Huawei Denies Collecting Facebook User Data
Liao Shumin
DATE:  Jun 07 2018
/ SOURCE:  Yicai
Huawei Denies Collecting Facebook User Data Huawei Denies Collecting Facebook User Data

(Yicai Global) June 7 -- Huawei Technologies cooperated with Facebook to develop services but never collected or stored user data, the world's third-biggest smartphone maker told state-backed news site The Paper amid a data-protection scandal sending shockwaves across the globe.

In the face of intense government and public scrutiny, Facebook executive Francisco Verala admitted on June 5 that the Californian social media giant shared user data with four Chinese partners: Huawei, Lenovo Group, Oppo Electronics and TCL. The partnerships are still in place, the firm told the New York Times the same day, but it plans to axe the Huawei agreement by the end of this week.

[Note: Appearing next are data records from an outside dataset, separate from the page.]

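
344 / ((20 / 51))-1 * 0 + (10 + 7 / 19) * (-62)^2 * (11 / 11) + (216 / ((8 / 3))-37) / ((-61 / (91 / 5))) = 235974038 / 5795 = 40720.28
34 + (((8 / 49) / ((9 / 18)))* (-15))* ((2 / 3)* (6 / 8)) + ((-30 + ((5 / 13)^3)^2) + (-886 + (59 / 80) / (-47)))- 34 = -816779753562179 / 889291290160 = -918.46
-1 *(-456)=456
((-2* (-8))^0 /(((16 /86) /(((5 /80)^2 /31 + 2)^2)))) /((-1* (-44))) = 984903777 /2015363072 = 0.49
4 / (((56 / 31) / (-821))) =-25451 / 14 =-1817.93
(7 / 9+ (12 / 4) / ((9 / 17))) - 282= -2480 / 9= -275.56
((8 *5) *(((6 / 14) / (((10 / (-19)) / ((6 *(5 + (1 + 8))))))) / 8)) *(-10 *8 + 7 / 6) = 26961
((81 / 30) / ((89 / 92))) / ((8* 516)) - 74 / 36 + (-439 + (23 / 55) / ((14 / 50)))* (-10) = 927816645731 / 212168880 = 4373.01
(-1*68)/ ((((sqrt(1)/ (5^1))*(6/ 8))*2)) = -680/ 3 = -226.67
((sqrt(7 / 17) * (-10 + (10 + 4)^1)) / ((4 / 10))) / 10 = sqrt(119) / 17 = 0.64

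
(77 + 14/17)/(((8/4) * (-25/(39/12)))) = -17199/3400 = -5.06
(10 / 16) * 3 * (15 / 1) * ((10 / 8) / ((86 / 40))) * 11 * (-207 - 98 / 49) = -12931875 / 344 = -37592.66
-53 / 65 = -0.82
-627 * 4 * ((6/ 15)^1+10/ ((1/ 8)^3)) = -64209816/ 5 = -12841963.20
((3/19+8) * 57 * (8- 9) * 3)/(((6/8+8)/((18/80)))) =-2511/70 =-35.87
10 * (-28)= -280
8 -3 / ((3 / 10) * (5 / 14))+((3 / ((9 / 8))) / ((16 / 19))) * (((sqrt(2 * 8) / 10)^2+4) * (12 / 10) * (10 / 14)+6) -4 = 1101 / 175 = 6.29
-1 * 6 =-6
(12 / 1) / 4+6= 9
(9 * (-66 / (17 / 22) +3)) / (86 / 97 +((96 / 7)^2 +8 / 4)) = -3.88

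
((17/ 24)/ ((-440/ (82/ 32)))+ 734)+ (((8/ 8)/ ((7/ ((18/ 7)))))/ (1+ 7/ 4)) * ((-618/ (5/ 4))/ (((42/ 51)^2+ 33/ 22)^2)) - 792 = -188770246609709/ 2624589800448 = -71.92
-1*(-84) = 84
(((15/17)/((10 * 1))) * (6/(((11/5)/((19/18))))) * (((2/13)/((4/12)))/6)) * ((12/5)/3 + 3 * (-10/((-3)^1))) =513/2431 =0.21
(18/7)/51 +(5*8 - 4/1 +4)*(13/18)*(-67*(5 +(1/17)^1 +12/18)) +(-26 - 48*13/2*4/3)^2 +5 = 592114279/3213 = 184287.05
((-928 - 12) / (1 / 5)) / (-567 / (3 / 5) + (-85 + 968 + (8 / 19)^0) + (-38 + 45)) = 2350 / 27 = 87.04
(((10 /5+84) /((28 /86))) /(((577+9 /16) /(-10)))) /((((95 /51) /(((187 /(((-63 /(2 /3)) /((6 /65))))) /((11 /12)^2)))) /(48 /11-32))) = -52529823744 /3561342785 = -14.75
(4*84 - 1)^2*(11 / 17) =1234475 / 17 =72616.18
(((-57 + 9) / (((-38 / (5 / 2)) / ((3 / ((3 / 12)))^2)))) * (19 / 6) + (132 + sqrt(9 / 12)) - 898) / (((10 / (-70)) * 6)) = -2359 / 3 - 7 * sqrt(3) / 12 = -787.34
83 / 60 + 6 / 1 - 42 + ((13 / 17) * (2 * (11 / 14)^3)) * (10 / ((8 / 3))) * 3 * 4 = -215731 / 174930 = -1.23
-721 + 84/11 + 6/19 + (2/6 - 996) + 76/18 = -3206150/1881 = -1704.49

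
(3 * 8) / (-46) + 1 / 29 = -325 / 667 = -0.49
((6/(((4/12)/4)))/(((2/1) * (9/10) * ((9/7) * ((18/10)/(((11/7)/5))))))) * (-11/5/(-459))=968/37179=0.03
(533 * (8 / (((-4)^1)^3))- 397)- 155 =-4949 / 8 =-618.62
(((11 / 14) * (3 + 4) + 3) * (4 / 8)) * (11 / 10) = 187 / 40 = 4.68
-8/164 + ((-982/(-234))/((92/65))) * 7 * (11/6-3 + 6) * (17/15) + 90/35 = 497095063/4277448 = 116.21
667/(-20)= -667/20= -33.35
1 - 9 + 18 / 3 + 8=6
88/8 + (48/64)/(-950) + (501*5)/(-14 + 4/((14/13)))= -331373/1425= -232.54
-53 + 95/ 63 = -3244/ 63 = -51.49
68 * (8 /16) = 34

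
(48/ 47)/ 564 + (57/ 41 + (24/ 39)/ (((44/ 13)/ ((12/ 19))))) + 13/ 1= 274599722/ 18928921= 14.51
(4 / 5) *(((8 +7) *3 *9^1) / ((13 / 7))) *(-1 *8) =-18144 / 13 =-1395.69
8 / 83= 0.10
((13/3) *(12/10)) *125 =650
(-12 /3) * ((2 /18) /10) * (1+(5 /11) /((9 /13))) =-328 /4455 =-0.07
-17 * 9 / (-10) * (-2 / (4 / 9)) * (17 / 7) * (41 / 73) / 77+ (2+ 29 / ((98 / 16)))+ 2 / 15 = 13334869 / 2360820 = 5.65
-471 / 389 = -1.21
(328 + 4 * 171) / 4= 253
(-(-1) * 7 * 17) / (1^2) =119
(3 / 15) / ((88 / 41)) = 41 / 440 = 0.09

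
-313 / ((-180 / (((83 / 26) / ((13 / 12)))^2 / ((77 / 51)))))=109969107 / 10995985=10.00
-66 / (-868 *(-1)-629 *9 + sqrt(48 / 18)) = 132 *sqrt(6) / 68918539 + 949014 / 68918539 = 0.01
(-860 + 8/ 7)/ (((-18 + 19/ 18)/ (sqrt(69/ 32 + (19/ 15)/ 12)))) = 4509 * sqrt(32570)/ 10675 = 76.23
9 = 9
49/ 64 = 0.77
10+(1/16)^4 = 10.00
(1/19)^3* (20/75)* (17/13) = 68/1337505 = 0.00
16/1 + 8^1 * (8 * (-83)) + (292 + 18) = -4986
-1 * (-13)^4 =-28561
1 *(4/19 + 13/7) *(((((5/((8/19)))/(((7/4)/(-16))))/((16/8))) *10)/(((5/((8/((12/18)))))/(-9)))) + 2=1188098/49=24246.90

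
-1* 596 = -596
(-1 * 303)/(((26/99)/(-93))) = 2789721/26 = 107296.96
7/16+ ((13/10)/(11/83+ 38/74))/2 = 57283/39680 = 1.44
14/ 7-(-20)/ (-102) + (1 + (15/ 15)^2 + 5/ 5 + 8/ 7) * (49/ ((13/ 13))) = 10445/ 51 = 204.80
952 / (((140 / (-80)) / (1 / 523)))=-544 / 523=-1.04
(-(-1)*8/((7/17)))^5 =46525874176/16807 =2768243.84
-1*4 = -4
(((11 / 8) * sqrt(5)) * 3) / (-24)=-11 * sqrt(5) / 64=-0.38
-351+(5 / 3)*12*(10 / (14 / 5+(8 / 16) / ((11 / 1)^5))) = -1260708983 / 4509433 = -279.57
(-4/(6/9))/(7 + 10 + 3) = -3/10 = -0.30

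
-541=-541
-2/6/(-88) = 1/264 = 0.00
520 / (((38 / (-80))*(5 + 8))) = -1600 / 19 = -84.21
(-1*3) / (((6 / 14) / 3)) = -21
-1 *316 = -316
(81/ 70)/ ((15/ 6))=81/ 175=0.46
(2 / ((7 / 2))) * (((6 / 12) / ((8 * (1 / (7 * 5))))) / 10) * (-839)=-839 / 8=-104.88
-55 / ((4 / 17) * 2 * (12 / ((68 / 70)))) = -3179 / 336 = -9.46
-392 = -392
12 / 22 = 6 / 11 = 0.55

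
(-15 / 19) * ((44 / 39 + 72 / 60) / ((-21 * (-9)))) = -454 / 46683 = -0.01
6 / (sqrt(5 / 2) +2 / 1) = 8 -2 * sqrt(10) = 1.68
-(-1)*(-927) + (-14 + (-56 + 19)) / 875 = -811176 / 875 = -927.06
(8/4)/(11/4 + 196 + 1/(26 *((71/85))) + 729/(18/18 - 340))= 834392/82039759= 0.01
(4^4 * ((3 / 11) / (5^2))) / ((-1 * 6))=-128 / 275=-0.47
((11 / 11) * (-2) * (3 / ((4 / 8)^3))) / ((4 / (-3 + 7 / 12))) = 29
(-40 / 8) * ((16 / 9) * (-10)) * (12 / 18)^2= 39.51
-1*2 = -2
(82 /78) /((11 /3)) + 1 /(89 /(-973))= -135490 /12727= -10.65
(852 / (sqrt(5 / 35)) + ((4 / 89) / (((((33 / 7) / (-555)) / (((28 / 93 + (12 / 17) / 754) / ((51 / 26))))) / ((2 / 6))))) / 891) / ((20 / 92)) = -8578556560 / 6119017489233 + 19596 * sqrt(7) / 5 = 10369.23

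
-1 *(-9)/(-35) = -9/35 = -0.26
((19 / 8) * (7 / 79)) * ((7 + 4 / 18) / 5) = 1729 / 5688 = 0.30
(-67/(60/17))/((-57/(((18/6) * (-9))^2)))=92259/380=242.79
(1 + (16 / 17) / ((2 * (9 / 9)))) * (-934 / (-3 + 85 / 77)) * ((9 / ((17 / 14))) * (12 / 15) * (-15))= -1359250200 / 21097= -64428.60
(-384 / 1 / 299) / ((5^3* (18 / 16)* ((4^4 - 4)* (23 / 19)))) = -4864 / 162469125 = -0.00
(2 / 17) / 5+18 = 1532 / 85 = 18.02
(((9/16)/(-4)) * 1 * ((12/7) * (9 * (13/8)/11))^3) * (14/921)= -129730653/5125691648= -0.03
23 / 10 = 2.30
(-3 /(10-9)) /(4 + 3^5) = -3 /247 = -0.01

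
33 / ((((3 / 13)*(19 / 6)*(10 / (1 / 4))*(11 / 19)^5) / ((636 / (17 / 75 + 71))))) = 12121807815 / 78212222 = 154.99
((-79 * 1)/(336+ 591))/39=-79/36153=-0.00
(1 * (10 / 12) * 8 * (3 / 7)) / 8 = 5 / 14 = 0.36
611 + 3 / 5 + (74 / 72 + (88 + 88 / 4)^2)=12712.63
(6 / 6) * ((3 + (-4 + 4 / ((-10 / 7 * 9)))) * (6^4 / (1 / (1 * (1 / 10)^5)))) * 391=-207621 / 31250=-6.64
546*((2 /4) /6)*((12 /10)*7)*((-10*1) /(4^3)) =-1911 /32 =-59.72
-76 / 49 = -1.55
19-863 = -844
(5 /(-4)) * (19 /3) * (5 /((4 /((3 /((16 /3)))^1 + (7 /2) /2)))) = -17575 /768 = -22.88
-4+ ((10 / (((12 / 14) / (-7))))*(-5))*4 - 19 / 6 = 9757 / 6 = 1626.17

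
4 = 4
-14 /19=-0.74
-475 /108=-4.40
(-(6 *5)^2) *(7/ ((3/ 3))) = -6300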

The NYT earlier reported that since 2007, Facebook had shared comprehensive data on users and their friends with at least 60 communications device makers, including Apple, Amazon, Blackberry, Samsung and the Chinese firms, without consent.

Huawei and fellow Shenzhen-based telecoms giant ZTE have been labeled as threats to American national security for years, though scrutiny has amplified since United States President Donald Trump took office and tensions between the two nations have risen closer and closer to boiling point. As a result, the Pentagon last month banned sales of Huawei and ZTE phones on American military bases.

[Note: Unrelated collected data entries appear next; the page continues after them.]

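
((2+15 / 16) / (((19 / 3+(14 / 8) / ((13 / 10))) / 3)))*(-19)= -104481 / 4792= -21.80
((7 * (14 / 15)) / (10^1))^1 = 49 / 75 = 0.65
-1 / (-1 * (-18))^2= -1 / 324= -0.00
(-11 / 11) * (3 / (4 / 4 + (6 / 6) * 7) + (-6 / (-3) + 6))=-67 / 8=-8.38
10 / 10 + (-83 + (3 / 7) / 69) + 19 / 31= -406172 / 4991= -81.38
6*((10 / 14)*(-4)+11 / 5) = -138 / 35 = -3.94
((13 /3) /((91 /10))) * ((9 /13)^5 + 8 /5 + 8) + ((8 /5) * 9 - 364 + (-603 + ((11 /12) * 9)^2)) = -26135769919 /29703440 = -879.89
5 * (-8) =-40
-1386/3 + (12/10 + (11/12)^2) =-331171/720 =-459.96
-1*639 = -639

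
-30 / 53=-0.57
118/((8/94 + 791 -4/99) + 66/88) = 2196216/14736883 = 0.15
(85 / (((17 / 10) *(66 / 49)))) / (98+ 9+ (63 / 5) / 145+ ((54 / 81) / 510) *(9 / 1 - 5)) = 0.35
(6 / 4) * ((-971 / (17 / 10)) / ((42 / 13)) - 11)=-33521 / 119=-281.69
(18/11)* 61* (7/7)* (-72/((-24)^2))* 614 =-168543/22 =-7661.05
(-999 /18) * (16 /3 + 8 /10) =-1702 /5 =-340.40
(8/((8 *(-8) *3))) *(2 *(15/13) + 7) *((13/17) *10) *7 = -4235/204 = -20.76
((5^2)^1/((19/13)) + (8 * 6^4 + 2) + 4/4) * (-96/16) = -1184244/19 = -62328.63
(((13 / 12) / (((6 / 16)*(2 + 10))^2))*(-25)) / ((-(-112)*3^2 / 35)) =-1625 / 34992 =-0.05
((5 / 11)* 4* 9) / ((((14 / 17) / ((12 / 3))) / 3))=18360 / 77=238.44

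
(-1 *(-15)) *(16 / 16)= 15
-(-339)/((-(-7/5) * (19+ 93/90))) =12.09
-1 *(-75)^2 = -5625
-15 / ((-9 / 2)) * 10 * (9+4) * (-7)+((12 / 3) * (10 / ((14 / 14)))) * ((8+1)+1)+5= -7885 / 3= -2628.33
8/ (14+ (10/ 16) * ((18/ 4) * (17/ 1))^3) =512/ 17908781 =0.00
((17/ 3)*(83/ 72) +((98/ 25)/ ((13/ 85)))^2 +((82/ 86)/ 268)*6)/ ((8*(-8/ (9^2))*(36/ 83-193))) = 434367684206799/ 99608920153600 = 4.36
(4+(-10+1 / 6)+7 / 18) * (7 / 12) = -343 / 108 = -3.18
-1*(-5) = 5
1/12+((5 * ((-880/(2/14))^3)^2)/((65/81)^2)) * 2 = 1720661922720477138124800169/2028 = 848452624615619890594082.90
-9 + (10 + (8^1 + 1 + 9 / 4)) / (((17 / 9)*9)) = -31 / 4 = -7.75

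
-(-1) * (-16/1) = -16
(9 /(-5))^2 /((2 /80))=648 /5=129.60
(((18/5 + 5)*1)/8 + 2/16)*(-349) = -2094/5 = -418.80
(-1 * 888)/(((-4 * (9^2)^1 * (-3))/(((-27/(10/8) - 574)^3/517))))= 1954365556048/5234625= 373353.50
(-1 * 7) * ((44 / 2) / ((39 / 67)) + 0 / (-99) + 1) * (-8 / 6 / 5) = 42364 / 585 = 72.42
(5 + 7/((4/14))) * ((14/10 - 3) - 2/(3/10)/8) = -4307/60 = -71.78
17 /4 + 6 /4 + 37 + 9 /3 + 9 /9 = 187 /4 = 46.75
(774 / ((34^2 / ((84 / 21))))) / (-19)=-774 / 5491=-0.14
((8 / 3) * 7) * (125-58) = 3752 / 3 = 1250.67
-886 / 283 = -3.13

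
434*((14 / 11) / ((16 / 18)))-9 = 13473 / 22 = 612.41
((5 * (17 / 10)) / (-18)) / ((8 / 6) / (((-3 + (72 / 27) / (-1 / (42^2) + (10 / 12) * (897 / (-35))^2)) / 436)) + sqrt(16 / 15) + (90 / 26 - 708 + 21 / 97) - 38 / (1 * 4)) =0.00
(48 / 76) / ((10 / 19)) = 6 / 5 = 1.20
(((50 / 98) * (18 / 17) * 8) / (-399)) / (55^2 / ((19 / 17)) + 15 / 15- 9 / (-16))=-0.00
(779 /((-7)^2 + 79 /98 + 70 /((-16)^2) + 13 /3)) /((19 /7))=5400192 /1023833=5.27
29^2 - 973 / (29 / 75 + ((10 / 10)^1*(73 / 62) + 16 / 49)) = 140585407 / 430777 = 326.35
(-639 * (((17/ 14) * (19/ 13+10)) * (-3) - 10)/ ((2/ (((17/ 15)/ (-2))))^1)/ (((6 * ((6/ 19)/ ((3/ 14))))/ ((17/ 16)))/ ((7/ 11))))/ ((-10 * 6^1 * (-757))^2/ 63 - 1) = -3672100759/ 167825417210880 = -0.00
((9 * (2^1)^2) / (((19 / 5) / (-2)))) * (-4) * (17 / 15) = 1632 / 19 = 85.89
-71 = -71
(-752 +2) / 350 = -15 / 7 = -2.14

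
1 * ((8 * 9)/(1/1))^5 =1934917632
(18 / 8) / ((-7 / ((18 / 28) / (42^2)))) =-9 / 76832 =-0.00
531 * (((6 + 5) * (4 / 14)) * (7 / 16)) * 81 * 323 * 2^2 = 152818083 / 2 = 76409041.50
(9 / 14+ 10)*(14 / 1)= 149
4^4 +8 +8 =272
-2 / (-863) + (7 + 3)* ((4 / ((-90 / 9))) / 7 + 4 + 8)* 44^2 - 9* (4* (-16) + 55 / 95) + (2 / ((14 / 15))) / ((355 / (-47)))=1888881249456 / 8149309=231784.22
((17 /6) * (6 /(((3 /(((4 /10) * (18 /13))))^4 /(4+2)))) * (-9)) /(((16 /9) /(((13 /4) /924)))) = -223074 /105730625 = -0.00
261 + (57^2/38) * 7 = 1719/2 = 859.50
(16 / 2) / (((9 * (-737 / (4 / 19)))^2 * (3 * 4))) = 32 / 47648414187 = 0.00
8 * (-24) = -192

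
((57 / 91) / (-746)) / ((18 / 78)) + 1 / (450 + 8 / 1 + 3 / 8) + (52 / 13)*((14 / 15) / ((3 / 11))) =11794574219 / 861708330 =13.69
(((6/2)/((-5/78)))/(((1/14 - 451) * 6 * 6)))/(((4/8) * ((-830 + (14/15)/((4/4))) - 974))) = -273/85370699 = -0.00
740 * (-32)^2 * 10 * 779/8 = 737868800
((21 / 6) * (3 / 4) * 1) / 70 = 3 / 80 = 0.04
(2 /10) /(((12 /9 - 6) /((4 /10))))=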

Facebook has defended the agreements by saying the firm "controlled" the data and that it did not find its way into the hands of the Chinese government.

"We approved the Facebook experiences these companies built," Verala said. "Given the interest from Congress, we wanted to make clear that all the information from these integrations with Huawei was stored on the device, not on Huawei's servers."

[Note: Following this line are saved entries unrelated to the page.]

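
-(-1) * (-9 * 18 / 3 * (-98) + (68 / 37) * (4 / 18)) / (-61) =-1762372 / 20313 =-86.76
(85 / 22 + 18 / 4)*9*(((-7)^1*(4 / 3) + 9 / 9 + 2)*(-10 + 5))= 2383.64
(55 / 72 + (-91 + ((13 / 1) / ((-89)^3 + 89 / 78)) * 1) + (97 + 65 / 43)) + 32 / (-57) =24951889988539 / 3234584288232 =7.71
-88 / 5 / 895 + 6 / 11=25882 / 49225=0.53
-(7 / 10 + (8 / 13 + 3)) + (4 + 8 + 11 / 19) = 20411 / 2470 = 8.26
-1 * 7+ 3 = -4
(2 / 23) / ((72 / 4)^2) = 1 / 3726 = 0.00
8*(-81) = -648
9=9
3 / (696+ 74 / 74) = 0.00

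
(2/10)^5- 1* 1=-3124/3125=-1.00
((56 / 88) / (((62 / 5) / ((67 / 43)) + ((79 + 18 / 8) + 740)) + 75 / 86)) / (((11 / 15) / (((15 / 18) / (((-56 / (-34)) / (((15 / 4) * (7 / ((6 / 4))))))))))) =214274375 / 23149345868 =0.01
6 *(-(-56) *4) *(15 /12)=1680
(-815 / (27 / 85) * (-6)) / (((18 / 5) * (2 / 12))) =692750 / 27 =25657.41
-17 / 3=-5.67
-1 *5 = -5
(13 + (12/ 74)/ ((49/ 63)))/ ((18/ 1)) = 3421/ 4662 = 0.73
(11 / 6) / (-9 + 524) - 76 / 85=-0.89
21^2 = 441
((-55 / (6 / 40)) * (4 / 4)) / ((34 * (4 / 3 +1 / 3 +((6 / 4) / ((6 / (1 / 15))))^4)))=-2376000000 / 367200017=-6.47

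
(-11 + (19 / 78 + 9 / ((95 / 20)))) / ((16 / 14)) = -7.75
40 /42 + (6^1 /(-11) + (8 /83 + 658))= 12625484 /19173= 658.50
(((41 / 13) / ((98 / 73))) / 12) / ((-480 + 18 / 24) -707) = -41 / 248430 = -0.00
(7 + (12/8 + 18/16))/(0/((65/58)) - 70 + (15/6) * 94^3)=77/16611120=0.00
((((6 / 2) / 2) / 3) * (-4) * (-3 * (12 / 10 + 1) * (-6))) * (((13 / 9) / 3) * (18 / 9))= -76.27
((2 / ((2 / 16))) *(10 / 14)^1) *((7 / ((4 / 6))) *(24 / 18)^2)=640 / 3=213.33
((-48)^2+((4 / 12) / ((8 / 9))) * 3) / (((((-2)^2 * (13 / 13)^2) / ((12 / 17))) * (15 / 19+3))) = 116793 / 1088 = 107.35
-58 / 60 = -29 / 30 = -0.97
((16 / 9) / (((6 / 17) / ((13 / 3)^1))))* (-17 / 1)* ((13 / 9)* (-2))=781456 / 729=1071.96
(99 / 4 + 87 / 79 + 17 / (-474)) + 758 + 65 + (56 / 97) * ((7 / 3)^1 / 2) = 26038535 / 30652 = 849.49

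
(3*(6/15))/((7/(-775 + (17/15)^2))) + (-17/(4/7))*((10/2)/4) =-7132627/42000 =-169.82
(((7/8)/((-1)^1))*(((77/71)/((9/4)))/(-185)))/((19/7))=3773/4492170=0.00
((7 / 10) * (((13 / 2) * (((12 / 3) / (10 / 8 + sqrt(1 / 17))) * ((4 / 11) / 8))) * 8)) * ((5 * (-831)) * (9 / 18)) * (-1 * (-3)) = -154266840 / 4499 + 7259616 * sqrt(17) / 4499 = -27636.07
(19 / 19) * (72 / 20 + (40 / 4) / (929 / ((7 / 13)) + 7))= 109309 / 30315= 3.61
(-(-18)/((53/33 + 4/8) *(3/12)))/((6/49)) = 38808/139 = 279.19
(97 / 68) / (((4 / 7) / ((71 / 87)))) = 48209 / 23664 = 2.04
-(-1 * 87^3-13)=658516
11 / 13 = 0.85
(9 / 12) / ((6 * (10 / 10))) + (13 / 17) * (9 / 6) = 173 / 136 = 1.27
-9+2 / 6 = -26 / 3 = -8.67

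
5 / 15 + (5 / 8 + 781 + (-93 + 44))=17591 / 24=732.96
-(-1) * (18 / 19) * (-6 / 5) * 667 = -72036 / 95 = -758.27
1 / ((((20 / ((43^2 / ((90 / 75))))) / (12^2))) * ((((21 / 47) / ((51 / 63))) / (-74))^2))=12927778573448 / 64827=199419664.24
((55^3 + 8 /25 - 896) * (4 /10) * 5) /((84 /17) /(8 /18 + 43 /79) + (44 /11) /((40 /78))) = 25861.38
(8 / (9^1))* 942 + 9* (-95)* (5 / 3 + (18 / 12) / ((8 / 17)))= -159023 / 48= -3312.98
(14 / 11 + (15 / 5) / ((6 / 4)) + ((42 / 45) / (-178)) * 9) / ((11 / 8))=126312 / 53845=2.35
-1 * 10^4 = -10000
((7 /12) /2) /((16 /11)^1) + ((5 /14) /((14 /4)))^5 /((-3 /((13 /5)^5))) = 7234356223 /36156831872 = 0.20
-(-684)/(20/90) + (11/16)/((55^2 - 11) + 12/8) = 148507355/48248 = 3078.00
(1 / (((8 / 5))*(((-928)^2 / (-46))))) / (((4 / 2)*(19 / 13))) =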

The Federal Trade Commission is already investigating whether or not Facebook has violated a consent decree it signed in 2011, which prevented the firm form sharing data with third parties without user consent, NBC News reported, citing Lindsey Barrett, staff attorney at Georgetown University Law Center's Institute of Public Representation.

The company's privacy protection also came into question when it was revealed that Cambridge Analytica, the British firm behind Trump's presidency campaign, used apps on the platform to harvest data on American users.